Refreshing Your Website? Don’t Forget Your Content.
Your content is the most important part of your website.
I repeat, your content is the most important part of your website.
And a big mistake a lot of people make is forgetting it, or leaving it behind, when engaging in a website refresh project. I came across this article by Mark Evans, which aptly summarizes my feelings on this subject.
Evans’ message: don’t blow your website refresh.
There are a lot of technical bases you need to cover to make sure this doesn’t happen, including engaging in in-depth discovery and planning phases. But the point that Evans so soundly makes is that content plays a pivotal role in a website refresh project and should receive a great deal of time and attention.
What steps should you take to make sure your content doesn’t get left behind?
Step 1: Take a Content Inventory
It can be a painstaking task but conducting a thorough content inventory and cataloging all of the existing content on your website is an essential component of a site refresh project. Content describes every element of your site; including written content, images, videos, contact information, profiles, case studies, and service offerings.
Use a spreadsheet to organize the elements of the website that you are taking inventory of. Here is a list of common categories found in a content inventory spreadsheet:
- Link and URL of the page
- Format of File on page
- Meta Page Title
- Meta Keywords
- Meta Description
- Content Owner
Once you’ve created your template, open it up and begin combing through your website in search of answers to the following questions:
- What types of content are on the website?
- How is content stored?
- Where is content stored?
- What is the state of the existing site map?
Why is taking inventory of your content so important? It helps you prioritize what needs to move to the new site, what needs some TLC, and what can be left behind.
Step 2: Develop a Content Strategy
Now that you’ve established what you have in terms of content and what needs to move to the new website, it’s time to figure out where it’s supposed to go. It may be difficult to face, but some of your content won’t have a place on the new site, no matter how hard you look. If content isn’t completely relevant and necessary – put it on the chopping block.
- Create a content strategy for the site moving forward.
- Who is responsible for creating new content?
- What topics will you be creating new content around?
- What content needs to be revamped?
- At what frequency will content be distributed?
Remember that a content strategy accounts for all of the stages in content development: planning, distribution, and management. Creating, and committing, to a predetermined strategy will help you keep up with generating and maintaining the content on your website.
Step Three: Establish Content Freeze Deadlines
Your developers will thank you for it.
If you know that a site refresh is in your immediate future and you have an established timeline, pinpoint content freeze deadlines. Commit to these dates and don’t add any new content to the site that is being updated. If the content can wait for the new website, don’t release it into the wild just yet. This will save your development team time as they migrate the contents of the old site to the new one.

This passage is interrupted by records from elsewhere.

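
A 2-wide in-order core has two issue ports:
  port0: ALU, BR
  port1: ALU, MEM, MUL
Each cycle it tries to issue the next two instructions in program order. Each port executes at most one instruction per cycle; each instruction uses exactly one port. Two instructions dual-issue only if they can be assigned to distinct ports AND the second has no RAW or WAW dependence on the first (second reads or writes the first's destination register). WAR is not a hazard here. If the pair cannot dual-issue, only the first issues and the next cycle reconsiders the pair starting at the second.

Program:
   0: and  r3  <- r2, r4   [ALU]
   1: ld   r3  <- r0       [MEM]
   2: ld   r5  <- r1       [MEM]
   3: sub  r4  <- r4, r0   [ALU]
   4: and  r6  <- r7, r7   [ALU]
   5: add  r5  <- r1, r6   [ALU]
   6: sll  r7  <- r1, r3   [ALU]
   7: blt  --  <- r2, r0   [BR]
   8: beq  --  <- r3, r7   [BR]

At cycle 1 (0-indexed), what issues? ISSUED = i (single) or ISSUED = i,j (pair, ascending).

#0 head=0: and.ALU i0 WAW r3
#1 head=1: ld.MEM i1 no-port MEM/MEM
#2 head=2: ld.MEM/sub.ALU i2/i3 dual
#3 head=4: and.ALU i4 RAW r6
#4 head=5: add.ALU/sll.ALU i5/i6 dual
#5 head=7: blt.BR i7 no-port BR/BR
#6 head=8: beq.BR i8 tail

ISSUED = 1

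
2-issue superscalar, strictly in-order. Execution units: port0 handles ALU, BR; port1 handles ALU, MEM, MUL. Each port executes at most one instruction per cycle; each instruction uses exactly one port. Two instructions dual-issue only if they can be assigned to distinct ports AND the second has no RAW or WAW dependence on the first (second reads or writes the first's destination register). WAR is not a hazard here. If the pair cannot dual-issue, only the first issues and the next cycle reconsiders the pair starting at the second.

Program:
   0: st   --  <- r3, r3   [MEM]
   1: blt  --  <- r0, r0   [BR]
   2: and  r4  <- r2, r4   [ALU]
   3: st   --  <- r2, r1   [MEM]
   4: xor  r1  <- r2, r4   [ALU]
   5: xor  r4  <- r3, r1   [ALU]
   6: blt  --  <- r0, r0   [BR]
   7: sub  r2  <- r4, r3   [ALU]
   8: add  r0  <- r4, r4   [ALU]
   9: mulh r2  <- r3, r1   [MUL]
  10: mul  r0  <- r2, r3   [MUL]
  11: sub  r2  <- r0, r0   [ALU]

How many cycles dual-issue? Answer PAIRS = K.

#0 head=0: st;blt i0+i1 2-wide
#1 head=2: and;st i2+i3 2-wide
#2 head=4: xor i4 RAW r1
#3 head=5: xor;blt i5+i6 2-wide
#4 head=7: sub;add i7+i8 2-wide
#5 head=9: mulh i9 no-port MUL/MUL
#6 head=10: mul i10 RAW r0
#7 head=11: sub i11 tail

PAIRS = 4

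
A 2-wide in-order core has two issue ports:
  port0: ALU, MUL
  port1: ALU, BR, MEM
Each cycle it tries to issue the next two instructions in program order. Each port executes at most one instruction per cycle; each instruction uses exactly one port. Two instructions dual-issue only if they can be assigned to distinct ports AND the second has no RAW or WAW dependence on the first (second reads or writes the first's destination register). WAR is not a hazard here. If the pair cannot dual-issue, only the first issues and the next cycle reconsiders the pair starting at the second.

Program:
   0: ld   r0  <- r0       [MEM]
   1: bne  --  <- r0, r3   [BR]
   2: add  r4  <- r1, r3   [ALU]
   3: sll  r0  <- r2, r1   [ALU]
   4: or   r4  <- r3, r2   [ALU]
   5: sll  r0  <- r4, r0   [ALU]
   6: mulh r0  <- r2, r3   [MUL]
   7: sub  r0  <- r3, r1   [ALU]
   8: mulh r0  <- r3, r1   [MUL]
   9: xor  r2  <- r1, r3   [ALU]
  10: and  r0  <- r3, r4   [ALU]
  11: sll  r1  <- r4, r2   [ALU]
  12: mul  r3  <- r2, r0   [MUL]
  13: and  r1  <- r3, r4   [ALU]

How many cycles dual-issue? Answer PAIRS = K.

#0 head=0: ld i0 no-port MEM/BR
#1 head=1: bne add i1+i2 2-wide
#2 head=3: sll or i3+i4 2-wide
#3 head=5: sll i5 WAW r0
#4 head=6: mulh i6 WAW r0
#5 head=7: sub i7 WAW r0
#6 head=8: mulh xor i8+i9 2-wide
#7 head=10: and sll i10+i11 2-wide
#8 head=12: mul i12 RAW r3
#9 head=13: and i13 tail

PAIRS = 4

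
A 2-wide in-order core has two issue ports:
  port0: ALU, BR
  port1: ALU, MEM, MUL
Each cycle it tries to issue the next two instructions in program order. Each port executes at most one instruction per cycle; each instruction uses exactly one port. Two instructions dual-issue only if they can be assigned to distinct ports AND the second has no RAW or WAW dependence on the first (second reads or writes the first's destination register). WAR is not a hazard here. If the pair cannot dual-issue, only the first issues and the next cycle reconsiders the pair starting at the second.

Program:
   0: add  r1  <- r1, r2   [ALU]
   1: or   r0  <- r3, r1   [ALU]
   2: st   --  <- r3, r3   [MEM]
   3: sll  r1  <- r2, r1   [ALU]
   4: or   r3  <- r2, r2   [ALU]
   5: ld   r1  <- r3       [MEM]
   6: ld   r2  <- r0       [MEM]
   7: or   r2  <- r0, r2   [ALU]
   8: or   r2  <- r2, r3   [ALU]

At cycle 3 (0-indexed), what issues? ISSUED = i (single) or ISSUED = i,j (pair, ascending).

ISSUED = 5

t=0 i0:add.ALU ; RAW r1
t=1 i1,i2:or.ALU/st.MEM ; dual
t=2 i3,i4:sll.ALU/or.ALU ; dual
t=3 i5:ld.MEM ; no-port MEM/MEM
t=4 i6:ld.MEM ; RAW+WAW r2
t=5 i7:or.ALU ; RAW+WAW r2
t=6 i8:or.ALU ; tail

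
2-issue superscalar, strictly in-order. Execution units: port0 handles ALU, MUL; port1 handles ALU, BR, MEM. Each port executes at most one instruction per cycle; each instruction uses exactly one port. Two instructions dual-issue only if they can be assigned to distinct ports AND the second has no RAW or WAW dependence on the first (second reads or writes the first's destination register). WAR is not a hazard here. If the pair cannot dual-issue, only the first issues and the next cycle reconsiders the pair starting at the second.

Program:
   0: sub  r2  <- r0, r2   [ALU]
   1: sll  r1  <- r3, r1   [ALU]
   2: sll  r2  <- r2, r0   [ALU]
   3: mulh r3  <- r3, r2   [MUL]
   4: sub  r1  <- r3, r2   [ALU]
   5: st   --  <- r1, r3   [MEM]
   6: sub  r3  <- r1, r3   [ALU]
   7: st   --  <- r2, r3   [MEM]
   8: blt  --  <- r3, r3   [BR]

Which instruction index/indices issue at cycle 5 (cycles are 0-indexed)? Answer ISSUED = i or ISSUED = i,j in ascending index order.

  cy0 -> i0/i1 (sub.ALU+sll.ALU) dual
  cy1 -> i2 (sll.ALU) RAW r2
  cy2 -> i3 (mulh.MUL) RAW r3
  cy3 -> i4 (sub.ALU) RAW r1
  cy4 -> i5/i6 (st.MEM+sub.ALU) dual
  cy5 -> i7 (st.MEM) no-port MEM/BR
  cy6 -> i8 (blt.BR) tail

ISSUED = 7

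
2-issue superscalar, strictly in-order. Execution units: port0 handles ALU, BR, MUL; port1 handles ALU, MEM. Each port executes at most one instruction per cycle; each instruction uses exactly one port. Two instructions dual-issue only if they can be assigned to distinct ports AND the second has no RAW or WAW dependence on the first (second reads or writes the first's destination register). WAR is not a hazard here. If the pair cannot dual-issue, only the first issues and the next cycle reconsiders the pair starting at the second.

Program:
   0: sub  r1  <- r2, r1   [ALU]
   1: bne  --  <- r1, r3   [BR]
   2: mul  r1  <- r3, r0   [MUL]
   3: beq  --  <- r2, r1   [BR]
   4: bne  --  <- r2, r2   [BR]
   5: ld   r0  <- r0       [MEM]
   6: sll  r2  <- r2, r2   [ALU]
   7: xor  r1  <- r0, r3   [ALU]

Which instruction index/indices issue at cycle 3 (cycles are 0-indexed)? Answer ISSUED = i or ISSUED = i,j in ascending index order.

c0: i0 sub  RAW r1
c1: i1 bne  no-port BR/MUL
c2: i2 mul  no-port MUL/BR
c3: i3 beq  no-port BR/BR
c4: i4,i5 bne;ld  2-wide
c5: i6,i7 sll;xor  2-wide

ISSUED = 3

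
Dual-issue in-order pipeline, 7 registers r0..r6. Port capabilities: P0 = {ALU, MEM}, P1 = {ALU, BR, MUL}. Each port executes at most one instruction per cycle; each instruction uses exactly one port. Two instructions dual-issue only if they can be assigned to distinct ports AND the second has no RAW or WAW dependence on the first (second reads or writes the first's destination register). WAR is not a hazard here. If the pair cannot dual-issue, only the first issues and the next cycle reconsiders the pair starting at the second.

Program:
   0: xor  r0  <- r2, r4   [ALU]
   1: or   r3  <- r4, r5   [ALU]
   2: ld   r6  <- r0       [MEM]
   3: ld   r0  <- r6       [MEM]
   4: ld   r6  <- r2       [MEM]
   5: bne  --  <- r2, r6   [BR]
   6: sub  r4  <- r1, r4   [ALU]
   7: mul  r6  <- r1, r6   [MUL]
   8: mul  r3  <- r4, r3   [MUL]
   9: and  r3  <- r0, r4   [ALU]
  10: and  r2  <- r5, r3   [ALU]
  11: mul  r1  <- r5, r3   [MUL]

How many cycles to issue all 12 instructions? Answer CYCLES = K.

0. xor.ALU;or.ALU @i0+i1  | dual
1. ld.MEM @i2  | no-port MEM/MEM
2. ld.MEM @i3  | no-port MEM/MEM
3. ld.MEM @i4  | RAW r6
4. bne.BR;sub.ALU @i5+i6  | dual
5. mul.MUL @i7  | no-port MUL/MUL
6. mul.MUL @i8  | WAW r3
7. and.ALU @i9  | RAW r3
8. and.ALU;mul.MUL @i10+i11  | dual

CYCLES = 9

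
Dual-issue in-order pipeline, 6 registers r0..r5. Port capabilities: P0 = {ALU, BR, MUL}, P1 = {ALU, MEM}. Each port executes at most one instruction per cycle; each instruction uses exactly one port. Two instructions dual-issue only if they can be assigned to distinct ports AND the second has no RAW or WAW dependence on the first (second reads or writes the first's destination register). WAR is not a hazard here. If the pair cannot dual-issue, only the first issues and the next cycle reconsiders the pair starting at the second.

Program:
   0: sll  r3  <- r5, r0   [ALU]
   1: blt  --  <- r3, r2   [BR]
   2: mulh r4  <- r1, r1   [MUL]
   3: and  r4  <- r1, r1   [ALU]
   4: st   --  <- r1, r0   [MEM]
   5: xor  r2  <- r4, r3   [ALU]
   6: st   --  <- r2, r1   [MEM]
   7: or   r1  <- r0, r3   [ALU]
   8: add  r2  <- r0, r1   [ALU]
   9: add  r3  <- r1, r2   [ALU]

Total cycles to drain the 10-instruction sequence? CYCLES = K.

CYCLES = 8

c0: i0 sll  RAW r3
c1: i1 blt  no-port BR/MUL
c2: i2 mulh  WAW r4
c3: i3&i4 and/st  pair
c4: i5 xor  RAW r2
c5: i6&i7 st/or  pair
c6: i8 add  RAW r2
c7: i9 add  tail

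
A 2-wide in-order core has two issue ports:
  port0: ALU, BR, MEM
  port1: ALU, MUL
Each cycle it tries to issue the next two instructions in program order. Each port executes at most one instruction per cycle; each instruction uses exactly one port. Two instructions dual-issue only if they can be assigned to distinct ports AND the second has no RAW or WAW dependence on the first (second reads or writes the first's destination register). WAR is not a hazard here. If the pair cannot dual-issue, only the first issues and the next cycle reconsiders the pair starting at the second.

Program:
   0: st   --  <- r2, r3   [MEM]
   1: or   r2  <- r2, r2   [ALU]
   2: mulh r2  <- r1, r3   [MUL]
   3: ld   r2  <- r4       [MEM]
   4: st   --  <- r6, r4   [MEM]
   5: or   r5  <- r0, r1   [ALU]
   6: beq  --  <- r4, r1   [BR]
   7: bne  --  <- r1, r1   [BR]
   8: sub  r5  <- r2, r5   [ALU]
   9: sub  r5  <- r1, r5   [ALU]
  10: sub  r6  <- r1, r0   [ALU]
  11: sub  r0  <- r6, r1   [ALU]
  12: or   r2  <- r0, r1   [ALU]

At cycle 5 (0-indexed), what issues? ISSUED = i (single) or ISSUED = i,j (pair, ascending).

#0 head=0: st.MEM;or.ALU i0+i1 2-wide
#1 head=2: mulh.MUL i2 WAW r2
#2 head=3: ld.MEM i3 no-port MEM/MEM
#3 head=4: st.MEM;or.ALU i4+i5 2-wide
#4 head=6: beq.BR i6 no-port BR/BR
#5 head=7: bne.BR;sub.ALU i7+i8 2-wide
#6 head=9: sub.ALU;sub.ALU i9+i10 2-wide
#7 head=11: sub.ALU i11 RAW r0
#8 head=12: or.ALU i12 tail

ISSUED = 7,8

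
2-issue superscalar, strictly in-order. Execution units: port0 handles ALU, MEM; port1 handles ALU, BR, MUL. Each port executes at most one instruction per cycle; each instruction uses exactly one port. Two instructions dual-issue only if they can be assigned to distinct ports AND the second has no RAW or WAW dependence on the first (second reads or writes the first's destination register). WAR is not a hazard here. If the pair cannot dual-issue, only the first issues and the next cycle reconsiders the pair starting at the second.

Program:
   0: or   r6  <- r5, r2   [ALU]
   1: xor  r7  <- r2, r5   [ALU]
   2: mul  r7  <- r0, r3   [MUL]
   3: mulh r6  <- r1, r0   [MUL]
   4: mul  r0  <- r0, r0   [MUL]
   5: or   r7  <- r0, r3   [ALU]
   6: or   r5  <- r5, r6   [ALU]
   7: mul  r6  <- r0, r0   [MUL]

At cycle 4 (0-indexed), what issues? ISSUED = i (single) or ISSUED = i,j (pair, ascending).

ISSUED = 5,6

0. or+xor @i0&i1  | pair
1. mul @i2  | no-port MUL/MUL
2. mulh @i3  | no-port MUL/MUL
3. mul @i4  | RAW r0
4. or+or @i5&i6  | pair
5. mul @i7  | tail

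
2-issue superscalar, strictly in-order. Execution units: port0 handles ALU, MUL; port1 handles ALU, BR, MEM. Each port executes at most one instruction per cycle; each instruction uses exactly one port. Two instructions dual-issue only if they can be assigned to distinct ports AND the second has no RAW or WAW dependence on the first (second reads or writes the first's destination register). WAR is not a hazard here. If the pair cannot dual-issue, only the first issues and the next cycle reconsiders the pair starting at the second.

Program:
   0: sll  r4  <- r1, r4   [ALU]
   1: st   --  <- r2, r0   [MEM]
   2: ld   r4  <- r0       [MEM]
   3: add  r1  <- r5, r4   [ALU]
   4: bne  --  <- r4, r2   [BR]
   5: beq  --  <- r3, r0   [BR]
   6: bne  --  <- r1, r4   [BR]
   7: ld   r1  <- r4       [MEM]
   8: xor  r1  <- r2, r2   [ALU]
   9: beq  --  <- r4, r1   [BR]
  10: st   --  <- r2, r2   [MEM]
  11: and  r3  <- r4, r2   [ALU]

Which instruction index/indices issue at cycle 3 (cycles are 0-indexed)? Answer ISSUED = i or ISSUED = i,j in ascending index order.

ISSUED = 5

  cy0 -> i0+i1 (sll.ALU;st.MEM) pair
  cy1 -> i2 (ld.MEM) RAW r4
  cy2 -> i3+i4 (add.ALU;bne.BR) pair
  cy3 -> i5 (beq.BR) no-port BR/BR
  cy4 -> i6 (bne.BR) no-port BR/MEM
  cy5 -> i7 (ld.MEM) WAW r1
  cy6 -> i8 (xor.ALU) RAW r1
  cy7 -> i9 (beq.BR) no-port BR/MEM
  cy8 -> i10+i11 (st.MEM;and.ALU) pair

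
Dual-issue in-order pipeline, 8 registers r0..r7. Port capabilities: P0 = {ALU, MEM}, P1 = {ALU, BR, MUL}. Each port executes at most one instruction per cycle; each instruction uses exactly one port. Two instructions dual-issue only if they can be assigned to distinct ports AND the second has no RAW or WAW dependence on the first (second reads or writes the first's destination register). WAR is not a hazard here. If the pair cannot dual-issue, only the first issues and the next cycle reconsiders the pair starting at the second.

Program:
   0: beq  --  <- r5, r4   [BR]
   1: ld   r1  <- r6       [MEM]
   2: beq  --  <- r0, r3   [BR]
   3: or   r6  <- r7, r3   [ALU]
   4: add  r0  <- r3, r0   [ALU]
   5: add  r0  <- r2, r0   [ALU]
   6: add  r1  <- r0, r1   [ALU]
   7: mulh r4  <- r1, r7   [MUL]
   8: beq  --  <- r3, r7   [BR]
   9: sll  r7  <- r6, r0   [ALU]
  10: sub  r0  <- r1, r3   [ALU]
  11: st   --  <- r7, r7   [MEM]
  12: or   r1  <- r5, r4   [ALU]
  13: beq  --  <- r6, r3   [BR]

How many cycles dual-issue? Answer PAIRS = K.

0. beq.BR+ld.MEM @i0+i1  | dual
1. beq.BR+or.ALU @i2+i3  | dual
2. add.ALU @i4  | RAW+WAW r0
3. add.ALU @i5  | RAW r0
4. add.ALU @i6  | RAW r1
5. mulh.MUL @i7  | no-port MUL/BR
6. beq.BR+sll.ALU @i8+i9  | dual
7. sub.ALU+st.MEM @i10+i11  | dual
8. or.ALU+beq.BR @i12+i13  | dual

PAIRS = 5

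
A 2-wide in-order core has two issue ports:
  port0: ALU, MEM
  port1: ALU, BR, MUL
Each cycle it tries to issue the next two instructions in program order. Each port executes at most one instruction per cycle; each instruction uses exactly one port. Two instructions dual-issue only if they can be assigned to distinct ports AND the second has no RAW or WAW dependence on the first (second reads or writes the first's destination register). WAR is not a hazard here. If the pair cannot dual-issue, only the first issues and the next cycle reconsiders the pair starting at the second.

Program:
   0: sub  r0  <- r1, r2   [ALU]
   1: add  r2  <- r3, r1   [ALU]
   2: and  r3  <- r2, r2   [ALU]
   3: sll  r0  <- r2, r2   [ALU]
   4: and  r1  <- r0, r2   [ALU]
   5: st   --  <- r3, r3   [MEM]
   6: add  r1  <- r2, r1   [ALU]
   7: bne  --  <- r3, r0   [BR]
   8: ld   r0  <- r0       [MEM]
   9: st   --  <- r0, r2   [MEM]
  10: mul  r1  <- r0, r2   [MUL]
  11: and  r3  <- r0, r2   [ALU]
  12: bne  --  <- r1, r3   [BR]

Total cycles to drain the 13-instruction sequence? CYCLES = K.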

Step Four: Take Time to Train
Just like you wouldn’t put all of your eggs in one basket, don’t put all of your content into the hands of one team member. Train all content managers on site management early so your team can start posting new content as soon as your new site is deployed. Doing so will help you prevent content traffic jams that throw off you content strategy and release schedule
Step Five: Clean Your Content Up Early
Don’t wait until your content has been migrated to the new site to complete steps one through four. You want to launch your refreshed website with relevant content and plans for the future. You don’t want to spend the weeks after a deployment revising your old content. It’s unwise to launch a website if several pages are incomplete or filled with outdated content. Take advantage of your website’s fresh start and do the heavy lifting before the migration.
Refreshing a website gives you the perfect opportunity to take stock of the content your company currently has and where you can focus your attention in the future.